IBR   13079
INSTITUTO DE BIOLOGIA MOLECULAR Y CELULAR DE ROSARIO
Unidad Ejecutora - UE
congresos y reuniones científicas
Título:
Characterization Of The Citrate Transporter And Regulation Of Citrate Metabolism In Enterococcus faecalis
Autor/es:
BLANCATO, VS; LOLKEMA, J; MAGNI, C
Lugar:
Rosario
Reunión:
Congreso; XLII Reunión Anual de SAIB; 2006
Institución organizadora:
Sociedad Argentina de Investigación en Bioquímica y Biología Molecular
Resumen:
In Enterococcus citrate fermentation
contribute to aroma development in traditional raw milk cheese manufacture. The expression pattern of the cit
locus showed two divergent operons, citHO
and oadDBcitCDEFXoadAcitMG. The genes
citD citE and citF encode the three citrate lyase subunits, with
the genes oadABD and citM encoding two alternative oxaloacetate
decarboxylases were identified. The citH gene encodes a membrane protein homologous to Me2+-citrate
transporters, to characterize the citrate uptake in E.

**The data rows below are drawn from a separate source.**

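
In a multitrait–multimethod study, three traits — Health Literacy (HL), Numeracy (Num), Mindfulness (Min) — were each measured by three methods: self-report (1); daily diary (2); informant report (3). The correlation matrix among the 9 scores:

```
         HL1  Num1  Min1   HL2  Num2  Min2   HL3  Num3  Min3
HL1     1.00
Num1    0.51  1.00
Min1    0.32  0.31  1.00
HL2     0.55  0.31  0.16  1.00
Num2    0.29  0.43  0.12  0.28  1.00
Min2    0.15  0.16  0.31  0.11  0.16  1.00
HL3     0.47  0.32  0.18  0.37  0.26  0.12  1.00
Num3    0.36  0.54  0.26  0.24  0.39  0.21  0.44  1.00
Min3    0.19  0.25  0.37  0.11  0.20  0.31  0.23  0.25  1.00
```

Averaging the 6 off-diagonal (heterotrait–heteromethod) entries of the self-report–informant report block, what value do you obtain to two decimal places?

0.26

HTHM values (method 1 × method 3): 0.36, 0.19, 0.32, 0.25, 0.18, 0.26; mean = 1.56/6 = 0.26.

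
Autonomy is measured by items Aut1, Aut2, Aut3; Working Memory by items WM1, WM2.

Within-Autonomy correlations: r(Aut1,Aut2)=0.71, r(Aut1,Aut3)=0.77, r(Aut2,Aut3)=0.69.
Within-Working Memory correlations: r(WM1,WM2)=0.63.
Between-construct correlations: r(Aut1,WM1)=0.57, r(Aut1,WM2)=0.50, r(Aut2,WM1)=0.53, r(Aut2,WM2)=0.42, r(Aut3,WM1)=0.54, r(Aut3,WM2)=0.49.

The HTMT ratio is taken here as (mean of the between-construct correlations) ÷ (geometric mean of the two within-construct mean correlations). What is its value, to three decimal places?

Between-construct mean = 3.05/6 = 0.5083.
Mean within-Aut = 2.17/3 = 0.7233; mean within-WM = 0.63/1 = 0.6300.
Geometric mean = √(0.7233 × 0.6300) = 0.6750.
HTMT = 0.5083 / 0.6750 = 0.753.

0.753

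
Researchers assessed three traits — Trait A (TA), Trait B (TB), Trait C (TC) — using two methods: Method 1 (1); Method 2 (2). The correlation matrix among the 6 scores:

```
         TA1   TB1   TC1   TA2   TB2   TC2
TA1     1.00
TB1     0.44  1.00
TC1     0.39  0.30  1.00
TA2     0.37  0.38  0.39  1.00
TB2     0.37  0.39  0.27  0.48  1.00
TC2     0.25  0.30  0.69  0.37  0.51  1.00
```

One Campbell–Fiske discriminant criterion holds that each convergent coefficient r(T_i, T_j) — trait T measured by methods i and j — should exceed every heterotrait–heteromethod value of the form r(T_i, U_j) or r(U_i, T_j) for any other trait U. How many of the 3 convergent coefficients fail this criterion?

Convergent coefficients and their comparison sets:
TA (methods 1·2): 0.37 vs {0.37, 0.38, 0.25, 0.39} → fail.
TB (methods 1·2): 0.39 vs {0.38, 0.37, 0.30, 0.27} → pass.
TC (methods 1·2): 0.69 vs {0.39, 0.25, 0.27, 0.30} → pass.
1 of 3 fail.

1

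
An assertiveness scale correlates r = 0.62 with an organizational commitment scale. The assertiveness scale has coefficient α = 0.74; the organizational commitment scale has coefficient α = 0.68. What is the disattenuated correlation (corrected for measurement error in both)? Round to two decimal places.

0.87

r_true = r_obs / √(r_xx · r_yy) = 0.62 / √(0.74 × 0.68) = 0.62 / √0.5032 = 0.62 / 0.7094 ≈ 0.87.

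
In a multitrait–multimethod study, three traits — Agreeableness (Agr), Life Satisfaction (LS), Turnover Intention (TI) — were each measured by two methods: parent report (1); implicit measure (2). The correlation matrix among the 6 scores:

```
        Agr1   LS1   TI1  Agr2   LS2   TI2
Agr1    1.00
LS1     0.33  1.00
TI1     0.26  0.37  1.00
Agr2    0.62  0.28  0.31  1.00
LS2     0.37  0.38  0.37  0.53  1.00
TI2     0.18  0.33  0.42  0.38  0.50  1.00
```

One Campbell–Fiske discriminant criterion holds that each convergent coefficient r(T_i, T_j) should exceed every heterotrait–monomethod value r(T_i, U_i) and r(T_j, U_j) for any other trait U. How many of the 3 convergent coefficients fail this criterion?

Each convergent coefficient versus the relevant comparison correlations:
Agr (methods 1·2): 0.62 vs {0.33, 0.53, 0.26, 0.38} → pass.
LS (methods 1·2): 0.38 vs {0.33, 0.53, 0.37, 0.50} → fail.
TI (methods 1·2): 0.42 vs {0.26, 0.38, 0.37, 0.50} → fail.
2 of 3 fail.

2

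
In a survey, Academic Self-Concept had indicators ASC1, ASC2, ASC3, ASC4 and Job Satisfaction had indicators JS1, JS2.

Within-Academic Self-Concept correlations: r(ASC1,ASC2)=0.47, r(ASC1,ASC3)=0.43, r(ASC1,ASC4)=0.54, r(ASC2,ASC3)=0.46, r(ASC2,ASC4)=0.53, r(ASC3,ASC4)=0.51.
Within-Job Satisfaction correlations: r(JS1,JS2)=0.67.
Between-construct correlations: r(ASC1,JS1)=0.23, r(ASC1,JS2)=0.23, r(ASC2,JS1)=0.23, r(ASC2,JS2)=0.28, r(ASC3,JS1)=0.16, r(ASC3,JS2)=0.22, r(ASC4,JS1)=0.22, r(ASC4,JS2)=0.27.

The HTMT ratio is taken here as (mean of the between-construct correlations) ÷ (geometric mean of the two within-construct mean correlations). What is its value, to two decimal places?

0.40

Mean between = 1.84/8 = 0.2300.
Mean within-ASC = 2.94/6 = 0.4900; mean within-JS = 0.67/1 = 0.6700.
Geometric mean = √(0.4900 × 0.6700) = 0.5730.
HTMT = 0.2300 / 0.5730 = 0.40.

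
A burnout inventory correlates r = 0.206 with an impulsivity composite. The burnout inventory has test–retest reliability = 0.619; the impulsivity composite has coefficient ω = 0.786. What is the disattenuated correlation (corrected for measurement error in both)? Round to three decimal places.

r_true = r_obs / √(r_xx · r_yy) = 0.206 / √(0.619 × 0.786) = 0.206 / √0.486534 = 0.206 / 0.6975 ≈ 0.295.

0.295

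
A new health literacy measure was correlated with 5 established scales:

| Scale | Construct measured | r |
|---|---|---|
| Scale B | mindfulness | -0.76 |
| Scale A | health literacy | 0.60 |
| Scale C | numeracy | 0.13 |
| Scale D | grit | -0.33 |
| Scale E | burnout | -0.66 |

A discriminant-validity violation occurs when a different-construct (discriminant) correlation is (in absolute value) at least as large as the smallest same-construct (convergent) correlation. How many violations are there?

2

Convergent (same construct = health literacy): Scale A.
Smallest convergent = 0.60. Discriminant |r|: 0.76, 0.13, 0.33, 0.66; count ≥ 0.60 → 2.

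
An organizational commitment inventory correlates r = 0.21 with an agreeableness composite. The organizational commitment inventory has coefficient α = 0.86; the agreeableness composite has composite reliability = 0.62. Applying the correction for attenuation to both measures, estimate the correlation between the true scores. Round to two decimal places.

0.29

r_true = r_obs / √(r_xx · r_yy) = 0.21 / √(0.86 × 0.62) = 0.21 / √0.5332 = 0.21 / 0.7302 ≈ 0.29.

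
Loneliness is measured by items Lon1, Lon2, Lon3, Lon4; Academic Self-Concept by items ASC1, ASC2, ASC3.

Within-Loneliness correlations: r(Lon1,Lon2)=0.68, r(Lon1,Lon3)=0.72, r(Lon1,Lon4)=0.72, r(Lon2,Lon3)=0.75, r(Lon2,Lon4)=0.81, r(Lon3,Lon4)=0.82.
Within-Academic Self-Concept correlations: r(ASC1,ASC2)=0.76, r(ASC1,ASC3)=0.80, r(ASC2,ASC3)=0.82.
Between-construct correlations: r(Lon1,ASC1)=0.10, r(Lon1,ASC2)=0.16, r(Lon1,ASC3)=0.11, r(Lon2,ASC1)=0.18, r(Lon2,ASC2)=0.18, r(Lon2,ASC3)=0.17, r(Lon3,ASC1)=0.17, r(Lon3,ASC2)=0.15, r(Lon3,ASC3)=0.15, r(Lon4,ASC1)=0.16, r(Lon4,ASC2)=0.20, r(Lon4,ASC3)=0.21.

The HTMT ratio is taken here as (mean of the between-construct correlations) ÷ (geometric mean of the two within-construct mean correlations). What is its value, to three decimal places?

Mean heterotrait r = 1.94/12 = 0.1617.
Mean within-Lon = 4.50/6 = 0.7500; mean within-ASC = 2.38/3 = 0.7933.
Geometric mean = √(0.7500 × 0.7933) = 0.7713.
HTMT = 0.1617 / 0.7713 = 0.210.

0.210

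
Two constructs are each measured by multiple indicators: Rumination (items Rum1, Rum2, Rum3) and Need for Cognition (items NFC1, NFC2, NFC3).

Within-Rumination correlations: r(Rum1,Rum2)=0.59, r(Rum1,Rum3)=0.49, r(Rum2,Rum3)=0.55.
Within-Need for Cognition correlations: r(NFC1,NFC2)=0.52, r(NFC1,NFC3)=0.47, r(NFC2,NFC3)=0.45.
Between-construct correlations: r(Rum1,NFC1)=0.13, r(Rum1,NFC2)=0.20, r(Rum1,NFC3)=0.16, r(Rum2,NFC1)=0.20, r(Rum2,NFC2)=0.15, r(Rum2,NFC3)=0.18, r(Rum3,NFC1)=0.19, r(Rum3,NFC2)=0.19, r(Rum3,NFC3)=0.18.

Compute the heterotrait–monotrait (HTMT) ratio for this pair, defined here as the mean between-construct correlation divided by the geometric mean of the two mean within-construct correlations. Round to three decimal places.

0.344

Mean heterotrait r = 1.58/9 = 0.1756.
Mean within-Rum = 1.63/3 = 0.5433; mean within-NFC = 1.44/3 = 0.4800.
Geometric mean = √(0.5433 × 0.4800) = 0.5107.
HTMT = 0.1756 / 0.5107 = 0.344.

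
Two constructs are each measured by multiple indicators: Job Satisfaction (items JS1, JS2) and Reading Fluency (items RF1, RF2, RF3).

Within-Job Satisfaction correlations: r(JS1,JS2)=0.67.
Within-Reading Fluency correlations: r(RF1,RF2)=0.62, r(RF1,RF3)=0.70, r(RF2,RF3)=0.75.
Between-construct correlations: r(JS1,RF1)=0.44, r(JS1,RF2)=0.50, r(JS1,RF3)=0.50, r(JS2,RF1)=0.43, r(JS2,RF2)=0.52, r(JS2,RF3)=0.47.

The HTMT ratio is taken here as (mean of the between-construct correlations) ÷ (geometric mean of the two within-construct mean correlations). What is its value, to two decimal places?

Mean heterotrait r = 2.86/6 = 0.4767.
Mean within-JS = 0.67/1 = 0.6700; mean within-RF = 2.07/3 = 0.6900.
Geometric mean = √(0.6700 × 0.6900) = 0.6799.
HTMT = 0.4767 / 0.6799 = 0.70.

0.70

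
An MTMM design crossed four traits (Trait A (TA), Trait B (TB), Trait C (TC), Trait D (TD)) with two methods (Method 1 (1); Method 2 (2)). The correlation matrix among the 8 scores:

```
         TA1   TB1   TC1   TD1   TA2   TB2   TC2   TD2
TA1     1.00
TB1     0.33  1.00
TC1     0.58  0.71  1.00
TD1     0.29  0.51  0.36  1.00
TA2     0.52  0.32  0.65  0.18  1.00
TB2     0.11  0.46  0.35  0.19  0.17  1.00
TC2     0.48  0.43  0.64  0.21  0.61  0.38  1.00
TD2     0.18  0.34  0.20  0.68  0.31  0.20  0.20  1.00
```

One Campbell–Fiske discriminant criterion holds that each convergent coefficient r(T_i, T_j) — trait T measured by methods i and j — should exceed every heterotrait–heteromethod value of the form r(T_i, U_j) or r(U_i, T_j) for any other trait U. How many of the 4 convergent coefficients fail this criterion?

Convergent coefficients and their comparison sets:
TA (methods 1·2): 0.52 vs {0.11, 0.32, 0.48, 0.65, 0.18, 0.18} → fail.
TB (methods 1·2): 0.46 vs {0.32, 0.11, 0.43, 0.35, 0.34, 0.19} → pass.
TC (methods 1·2): 0.64 vs {0.65, 0.48, 0.35, 0.43, 0.20, 0.21} → fail.
TD (methods 1·2): 0.68 vs {0.18, 0.18, 0.19, 0.34, 0.21, 0.20} → pass.
2 of 4 fail.

2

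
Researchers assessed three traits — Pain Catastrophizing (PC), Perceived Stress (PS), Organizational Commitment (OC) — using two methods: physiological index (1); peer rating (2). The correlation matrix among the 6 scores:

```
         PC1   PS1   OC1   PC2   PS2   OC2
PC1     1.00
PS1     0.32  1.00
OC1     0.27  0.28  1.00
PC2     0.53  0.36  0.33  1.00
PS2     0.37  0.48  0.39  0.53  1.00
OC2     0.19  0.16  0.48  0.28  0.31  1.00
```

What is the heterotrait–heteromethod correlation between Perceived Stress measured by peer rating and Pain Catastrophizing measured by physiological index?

0.37

Different traits and methods: r(PS2, PC1) = 0.37.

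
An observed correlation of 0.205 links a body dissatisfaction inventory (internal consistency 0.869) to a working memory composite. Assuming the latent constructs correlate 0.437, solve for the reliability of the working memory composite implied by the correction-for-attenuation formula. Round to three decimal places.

r_true = r_obs / √(r_xx · r_yy) ⇒ 0.437 = 0.205 / √(0.869 · r_yy).
√(0.869 · r_yy) = 0.205 / 0.437 = 0.4691; 0.869 · r_yy = 0.2201; r_yy = 0.2201 / 0.869 ≈ 0.253.

0.253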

faecalis, the citH gene was functionally expressed in Escherichia
coli and studied using right-side-out membrane vesicles. The transporter
CitH catalyzed proton motive force driven uptake of the Ca2+-citrate
complex (KM 3.5 µM).
Citrate in complex with Sr2+, Mn2+, Cd2+
and Pb2+ is substrate of CitH
while complexes with Mg2+, Zn2+, Ni2+
and Co2+ are not. On
another hand, the citO gene product has high homology to
GntR transcriptional regulator proteins. We
constructed a CitO defective strain and it was unable to metabolize citrate.
CitO was expressed in E. coli and purified; band shift experiments
showed that CitO could bind to the divergent promoter region. This supports the
idea that CitO is a new positive regulator involved in the regulation of the
citrate fermentation pathway in E. faecalis.